Similar effects occur in organizations when several initiatives are undertaken in parallel. Everyone takes credit for any benefits achieved, but in fact some initiatives may have been very helpful and others quite unhelpful, or positive results may be from external factors unrelated to the initiatives. In politics, taking credit for results achieved in the presence of global economic conditions over which no single body has much control, or policies which happened to be in place rather than intentionally designed for a situation, is everyday behaviour.
About Learning
What is the shape/path of progress in learning? In school you might have experienced a fairly steady progression through each grade, a relatively straight line from knowing little to knowing enough to do the assignment, pass the test, get a passing grade. There might have been some bumps: a missed assignment, a failed test, a poor or failing grade, a change of courses.

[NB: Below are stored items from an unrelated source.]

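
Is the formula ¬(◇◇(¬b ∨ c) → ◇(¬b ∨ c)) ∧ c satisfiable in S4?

1. ¬(◇◇(¬b ∨ c) → ◇(¬b ∨ c)) ∧ c, 0
2. ¬(◇◇(¬b ∨ c) → ◇(¬b ∨ c)), 0
3. c, 0
4. ◇◇(¬b ∨ c), 0
5. ¬◇(¬b ∨ c), 0
6. ¬(¬b ∨ c), 0
7. b, 0
8. ¬c, 0
Accessibility: 0R0
Branch closes: c and ¬c both at 0.
Every branch closes; the branch above is one of them.

Unsatisfiable (every branch closes)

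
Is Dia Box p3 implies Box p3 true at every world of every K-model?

Not valid

Tableau for the negation not (Dia Box p3 implies Box p3):
1. not (Dia Box p3 implies Box p3), w0
2. Dia Box p3, w0   [neg-implies-rule on 1]
3. not Box p3, w0   [neg-implies-rule on 1]
4. Box p3, w1   [Dia-rule on 2: fresh world w1, w0Rw1]
5. not p3, w2   [neg-Box-rule on 3: fresh world w2, w0Rw2]
Accessibility: w0Rw1, w0Rw2
The negation has an open branch (countermodel exists).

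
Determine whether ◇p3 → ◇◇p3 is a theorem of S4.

Valid

Tableau for the negation ¬(◇p3 → ◇◇p3):
1. ¬(◇p3 → ◇◇p3), w0
2. ◇p3, w0   [¬→-rule on 1]
3. ¬◇◇p3, w0   [¬→-rule on 1]
4. ¬◇p3, w0   [¬◇-rule on 3 via w0Rw0]
5. ¬p3, w0   [¬◇-rule on 4 via w0Rw0]
6. p3, w1   [◇-rule on 2: fresh world w1, w0Rw1]
7. ¬◇p3, w1   [¬◇-rule on 3 via w0Rw1]
8. ¬p3, w1   [¬◇-rule on 4 via w0Rw1]
Accessibility: w0Rw0, w0Rw1, w1Rw1
Branch closes: p3 and ¬p3 both at w1.
All branches of the negation close; one closing branch shown above.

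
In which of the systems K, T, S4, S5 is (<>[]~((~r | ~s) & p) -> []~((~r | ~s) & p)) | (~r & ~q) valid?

S5

S4-tableau for the negation ~((<>[]~((~r | ~s) & p) -> []~((~r | ~s) & p)) | (~r & ~q)):
1. ~((<>[]~((~r | ~s) & p) -> []~((~r | ~s) & p)) | (~r & ~q)), 0
2. ~(<>[]~((~r | ~s) & p) -> []~((~r | ~s) & p)), 0   [~|-rule on 1]
3. ~(~r & ~q), 0   [~|-rule on 1]
4. <>[]~((~r | ~s) & p), 0   [~->-rule on 2]
5. ~[]~((~r | ~s) & p), 0   [~->-rule on 2]
6. q, 0   [~&-rule on 3 (branches; this branch)]
7. []~((~r | ~s) & p), 1   [<>-rule on 4: fresh world 1, 0R1]
8. ~((~r | ~s) & p), 1   [[]-rule on 7 via 1R1]
9. ~p, 1   [~&-rule on 8 (branches; this branch)]
10. (~r | ~s) & p, 2   [~[]-rule on 5: fresh world 2, 0R2]
11. ~r | ~s, 2   [&-rule on 10]
12. p, 2   [&-rule on 10]
13. ~s, 2   [|-rule on 11 (branches; this branch)]
Accessibility: 0R0, 0R1, 0R2, 1R1, 2R2
Complete open branch: countermodel on an S4-frame, so not valid in S4, nor in K, T (the same frame is also a K-frame and a T-frame).
S5-tableau for the negation ~((<>[]~((~r | ~s) & p) -> []~((~r | ~s) & p)) | (~r & ~q)):
1. ~((<>[]~((~r | ~s) & p) -> []~((~r | ~s) & p)) | (~r & ~q)), 0
2. ~(<>[]~((~r | ~s) & p) -> []~((~r | ~s) & p)), 0   [~|-rule on 1]
3. ~(~r & ~q), 0   [~|-rule on 1]
4. <>[]~((~r | ~s) & p), 0   [~->-rule on 2]
5. ~[]~((~r | ~s) & p), 0   [~->-rule on 2]
6. q, 0   [~&-rule on 3 (branches; this branch)]
7. []~((~r | ~s) & p), 1   [<>-rule on 4: fresh world 1, 0R1]
8. ~((~r | ~s) & p), 0   [[]-rule on 7 via 1R0]
9. ~((~r | ~s) & p), 1   [[]-rule on 7 via 1R1]
10. ~(~r | ~s), 0   [~&-rule on 8 (branches; this branch)]
11. r, 0   [~|-rule on 10]
12. s, 0   [~|-rule on 10]
13. ~(~r | ~s), 1   [~&-rule on 9 (branches; this branch)]
14. r, 1   [~|-rule on 13]
15. s, 1   [~|-rule on 13]
16. (~r | ~s) & p, 2   [~[]-rule on 5: fresh world 2, 0R2]
17. ~r | ~s, 2   [&-rule on 16]
18. p, 2   [&-rule on 16]
19. ~((~r | ~s) & p), 2   [[]-rule on 7 via 1R2]
20. ~s, 2   [|-rule on 17 (branches; this branch)]
21. ~(~r | ~s), 2   [~&-rule on 19 (branches; this branch)]
22. r, 2   [~|-rule on 21]
23. s, 2   [~|-rule on 21]
Accessibility: 0R0, 0R1, 0R2, 1R0, 1R1, 1R2, 2R0, 2R1, 2R2
Branch closes: s and ~s both at 2.
Every branch closes (one shown): valid in S5.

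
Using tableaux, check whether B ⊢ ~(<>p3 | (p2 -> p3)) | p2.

Tableau for the negation ~(~(<>p3 | (p2 -> p3)) | p2):
1. ~(~(<>p3 | (p2 -> p3)) | p2), 0
2. <>p3 | (p2 -> p3), 0
3. ~p2, 0
4. p2 -> p3, 0
5. p3, 0
Accessibility: 0R0
The negation has an open branch (countermodel exists).

No, not valid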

Learning a sport, at least at the beginning, is a similar process. You observe, try, practice, and improve your skills in spurts and plateaus.
Advanced study and research at a mastery level, and exploration of complex problems and situations, often proceeds differently. Major setbacks, long plateaus, backsliding, abandoning a line of inquiry or action completely, starting from the beginning, making major changes in methods, dealing with injury, insult, or rejection, and straight-up failures and crashes, are part of the possible territory.
Recognizing that the path will often not be easy or straightforward, that you can feel lost or like a failure for long periods, will help you be persistent in the face of difficulties: you’ll expect them as being normal, rather than something to be feared.